Fundamentos principales:
El Tribunal estableció que quedó acreditado el vínculo laboral mediante prueba testimonial rendida en audiencia de vista, donde los testigos (Pablo Sebastián Tolosa y Alcides Fabián Barrios) corroboraron que el actor trabajaba en la panadería "Palena" bajo subordinación. Como señala el fallo: "la demostración de la realidad y la posición ocupada por el trabajador en la empresa de otro, sin importar la titularidad y/o habilitación del establecimiento" resulta determinante.

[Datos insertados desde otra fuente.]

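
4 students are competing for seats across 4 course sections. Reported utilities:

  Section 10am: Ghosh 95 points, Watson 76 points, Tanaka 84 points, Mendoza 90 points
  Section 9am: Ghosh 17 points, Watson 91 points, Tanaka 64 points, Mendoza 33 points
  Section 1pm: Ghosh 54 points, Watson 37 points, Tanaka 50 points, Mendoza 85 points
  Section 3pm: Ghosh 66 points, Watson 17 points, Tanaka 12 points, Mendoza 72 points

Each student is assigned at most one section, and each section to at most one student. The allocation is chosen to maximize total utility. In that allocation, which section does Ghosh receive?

Optimal: Ghosh→Section 3pm (66 points), Watson→Section 9am (91 points), Tanaka→Section 10am (84 points), Mendoza→Section 1pm (85 points) — total 66+91+84+85 = 326 points.
Column-greedy (each section in turn goes to its best remaining student) gives 283 points, worse by 43.
Ghosh's own top section is Section 10am (95 points), but forcing Ghosh→Section 10am and reassigning the rest optimally gives only 308 points — worse by 18.

Ghosh receives Section 3pm.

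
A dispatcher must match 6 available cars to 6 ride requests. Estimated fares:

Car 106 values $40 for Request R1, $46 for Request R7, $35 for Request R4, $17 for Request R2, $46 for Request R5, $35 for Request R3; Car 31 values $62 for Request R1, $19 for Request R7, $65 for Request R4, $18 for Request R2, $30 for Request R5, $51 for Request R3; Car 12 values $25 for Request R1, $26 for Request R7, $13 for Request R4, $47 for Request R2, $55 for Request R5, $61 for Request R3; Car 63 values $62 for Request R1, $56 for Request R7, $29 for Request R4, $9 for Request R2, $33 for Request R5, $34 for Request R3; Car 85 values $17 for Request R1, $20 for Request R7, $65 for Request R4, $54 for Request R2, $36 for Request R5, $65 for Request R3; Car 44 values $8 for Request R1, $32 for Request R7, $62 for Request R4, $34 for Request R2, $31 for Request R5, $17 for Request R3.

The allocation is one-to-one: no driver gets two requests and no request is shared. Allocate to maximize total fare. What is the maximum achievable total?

Optimal: Car 106→Request R5 ($46), Car 31→Request R1 ($62), Car 12→Request R3 ($61), Car 63→Request R7 ($56), Car 85→Request R2 ($54), Car 44→Request R4 ($62) — total 46+62+61+56+54+62 = $341.
Column-greedy (each request in turn goes to its best remaining driver) gives $293, worse by 48.
Next-best assignment: Car 106→Request R5, Car 31→Request R1, Car 12→Request R2, Car 63→Request R7, Car 85→Request R3, Car 44→Request R4 = $338.

Maximum total: $341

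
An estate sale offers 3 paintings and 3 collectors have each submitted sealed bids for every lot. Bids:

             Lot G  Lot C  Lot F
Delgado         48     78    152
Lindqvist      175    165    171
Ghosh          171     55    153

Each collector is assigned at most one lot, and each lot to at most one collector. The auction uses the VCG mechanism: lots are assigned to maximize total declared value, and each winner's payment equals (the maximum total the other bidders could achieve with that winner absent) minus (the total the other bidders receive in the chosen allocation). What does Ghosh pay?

Ghosh pays $10.

Efficient allocation: Delgado→Lot F ($152), Lindqvist→Lot C ($165), Ghosh→Lot G ($171); total welfare W = $488.
Ghosh receives Lot G at value $171, so the others get W − 171 = $317.
Without Ghosh: best allocation of the remaining 2 bidders over all 3 lots is Delgado→Lot F ($152), Lindqvist→Lot G ($175), total $327.
VCG payment = (others' best without Ghosh) − (others' welfare with Ghosh) = 327 − 317 = $10.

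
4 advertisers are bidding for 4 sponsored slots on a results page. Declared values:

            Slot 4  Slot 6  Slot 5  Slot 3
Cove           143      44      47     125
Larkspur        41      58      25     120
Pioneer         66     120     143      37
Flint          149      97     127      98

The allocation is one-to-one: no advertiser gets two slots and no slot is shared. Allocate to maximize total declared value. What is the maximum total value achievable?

Max total: $510

This is the linear assignment problem.
Optimal: Cove→Slot 4 ($143), Larkspur→Slot 3 ($120), Pioneer→Slot 6 ($120), Flint→Slot 5 ($127) — total 143+120+120+127 = $510.
Column-greedy (each slot in turn goes to its best remaining advertiser) gives $436, worse by 74.
Checked against all permutations: $510 is optimal.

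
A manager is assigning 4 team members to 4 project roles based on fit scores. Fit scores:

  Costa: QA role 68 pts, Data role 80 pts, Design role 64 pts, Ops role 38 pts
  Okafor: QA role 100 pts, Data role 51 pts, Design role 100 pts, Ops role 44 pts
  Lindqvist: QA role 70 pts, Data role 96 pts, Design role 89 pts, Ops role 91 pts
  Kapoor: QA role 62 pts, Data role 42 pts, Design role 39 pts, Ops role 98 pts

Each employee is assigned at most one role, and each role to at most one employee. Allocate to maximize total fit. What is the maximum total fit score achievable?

Optimal: Costa→Data role (80 pts), Okafor→QA role (100 pts), Lindqvist→Design role (89 pts), Kapoor→Ops role (98 pts) — total 80+100+89+98 = 367 pts.
Column-greedy (each role in turn goes to its best remaining employee) gives 358 pts, worse by 9.
Next-best assignment: Costa→QA role, Okafor→Design role, Lindqvist→Data role, Kapoor→Ops role = 362 pts.
Swapping Costa↔Kapoor (Costa→Ops role 38 pts, Kapoor→Data role 42 pts) loses 98.
Every other assignment is strictly worse.

Max total: 367 pts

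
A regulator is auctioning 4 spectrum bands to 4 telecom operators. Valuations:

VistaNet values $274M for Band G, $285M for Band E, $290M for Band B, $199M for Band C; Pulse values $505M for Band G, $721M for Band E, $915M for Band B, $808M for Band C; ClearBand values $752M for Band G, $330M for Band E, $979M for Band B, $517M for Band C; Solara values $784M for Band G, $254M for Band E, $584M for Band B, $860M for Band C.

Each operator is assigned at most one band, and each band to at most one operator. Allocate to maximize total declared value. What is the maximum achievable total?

Max total: $2856M

Optimal: VistaNet→Band E ($285M), Pulse→Band C ($808M), ClearBand→Band B ($979M), Solara→Band G ($784M) — total 285+808+979+784 = $2856M.
Every other assignment is strictly worse.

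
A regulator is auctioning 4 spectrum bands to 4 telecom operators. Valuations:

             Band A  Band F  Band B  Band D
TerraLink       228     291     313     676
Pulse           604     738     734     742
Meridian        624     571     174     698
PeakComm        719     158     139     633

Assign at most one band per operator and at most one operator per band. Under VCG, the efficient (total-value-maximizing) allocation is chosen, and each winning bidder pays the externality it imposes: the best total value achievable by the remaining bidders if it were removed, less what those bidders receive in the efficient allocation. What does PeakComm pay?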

La relación laboral quedó iniciada en julio de 2004 conforme a la presunción del art. 55 LCT.
Respecto del accidente de trabajo, el Tribunal sostuvo: "Ha sido acreditado, que el demandante mientras cumplía su débito laboral para sus empleadores sufrió un accidente de trabajo el 21/9/2.007, en oportunidad de quedar su mano izquierda atrapada en la máquina armadora de pan, provocando una lesión en su dedo meñique." El peritaje médico determinó una incapacidad del 14% (sin factores de ponderación propios del sistema de la ley 24.557).
En cuanto a la responsabilidad civil, el Tribunal reconoció la peligrosidad de la cosa (máquina armadora de pan): "De tal modo, no hay cosa peligrosa en función de su naturaleza sino de las circunstancias y el damnificado no está precisado a comprobar el carácter de peligroso de la cosa que lo ha dañado, bastándole establecer la relación causalidad entre la cosa y el daño, pues ella demuestra también el riesgo de la cosa" (art. 1.113 Código Civil).
Sobre la inconstitucionalidad del art. 39 inc. 1º ley 24.557, el Tribunal concluyó: "resulta evidente que su reemplazo por un régimen especial de responsabilidad sólo puede ser constitucionalmente válido en tanto el mismo contenga, como mínimo, análogos alcances al sistema reparatorio del Código Civil." Verificó que la prestación de la ley 24.557 ($ 35.863.647,61 actualizado por índice RIPTE) resulta "ostensiblemente insuficiente a efectos de sanear los daños que se acreditaron", declarando la inconstitucionalidad de la norma: "Por tanto, considero que las prestaciones de la ley 24.557 no reparan adecuadamente el daño sufrido por Diez como consecuencia del accidente de trabajo padecido, lo cual torna a la norma impugnada incompatible con los arts. 14 bis, 17, 19 de la Constitución Nacional".
Respecto del daño moral, el Tribunal sostuvo: "El daño moral constituye toda modificación disvaliosa del espíritu, es su alteración no subsumible sólo en el dolor... de manera que todo cambio disvalioso del bienestar psicofísico de una persona por una acción atribuible a otra configura un daño moral" y fijó la indemnización en $ 10.000.000,00.
Sobre la determinación del monto, el Tribunal aplicó la ley 27.802 (Ley de Modernización Laboral) para los créditos derivados de la LCT, utilizando el piso mínimo del 67% del cálculo IPC más 3% anual ($ 5.410.231,00). Para la indemnización civil, aplicó la doctrina de "realismo económico" de la SCBA considerando: "los perjuicios sufridos, la incapacidad y las lesiones a la integridad física, los efectos que éstos pudieron tener en la vida laboral y en su vida de relación, las repercusiones en el ámbito doméstico, social, deportivo, etc., como las circunstancias personales del damnificado, su edad, su capacitación, su condición social", fijando el daño material en $ 40.000.000,00 y el daño moral en $ 10.000.000,00.